Grow Kindness (Dry Art Journaling)

Over the years, I have studied and experimented and played with a lot of different styles in my art journals, using all kinds of different supplies. Early on, most of the images I used were stamps or purchased images. But I wanted to move to pages that contained my work exclusively (or almost exclusively). So, I created a lot of collage sheets with my photography and personal ephemera to use on my pages. I also thought I had to learn to sketch, draw and paint. One style of art journaling I have studied is called "dry art journaling" because it doesn't involve paint or other art mediums. I do like those types of pages so I wanted to try at least one this month. This one, called "Grow Kindness," includes a focal photograph I took, a heritage photo of my mom, Hungarian postage stamps from my travels and assorted papers. I think it satisfies my desire to have my art journal pages be authentically my own, even if I don't draw and paint on them. I'm also wondering whether my desire to have authentic authorship of the pages is something that I want to hold on to or let go of. I hope to figure that out this month.
Edited to add: The dry art journaling class was taught by Kelly Kilmer.

7 comments:

Melissa said...

I like "dry art journaling" best because I don't feel as comfortable with the wet "messy" stuff!
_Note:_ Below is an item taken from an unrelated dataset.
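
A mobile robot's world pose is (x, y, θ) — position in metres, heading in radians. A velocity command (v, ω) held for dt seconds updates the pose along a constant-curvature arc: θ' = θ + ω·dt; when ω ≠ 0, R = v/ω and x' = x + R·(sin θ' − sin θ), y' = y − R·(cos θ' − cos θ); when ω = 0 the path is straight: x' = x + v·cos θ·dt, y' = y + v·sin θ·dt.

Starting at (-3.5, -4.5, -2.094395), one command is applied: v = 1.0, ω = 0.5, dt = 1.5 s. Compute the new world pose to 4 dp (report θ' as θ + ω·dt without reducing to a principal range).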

I haven't thought of the idea of creating pages with just my own art - great idea.

Sian said...

Honestly? whatever you do, it always seems authentically "you"

I really like that picture of your Mum on this piece.

Cheri said...

I'd never heard of dry art journaling, but feel that is kind of what I do in my planners.

Karen said...

I've never heard of dry art journaling either. I wonder if my favorite method of art journaling is a combination of background (wet) and then dry art journaling.Is there hybrid art journaling? I'm still happiest with my pages that are pretty CAS.

alexa said...

I am enjoying seeing what you create, and how you keep exploring your Self with it, Rinda. Julie Kirk, over at Notes on Paper blogspot is another dry art journaller , if you don't know her work already ...

Sandie said...

I've not heard of dry art journaling before (I don't seem alone in this!) However, I think it is something I do already as I experiment and journal in lots of different ways.
I am currently enjoying collage and took part in a collage swap. I was very excited to hear about how you have used your own photos in this journal page. Like you I am an avid photographer and I want to make more use of them. I have lots of ideas but not thought about using them as pieces in a collage.

Anonymous said...

It's beautiful. I like the idea of them being your own.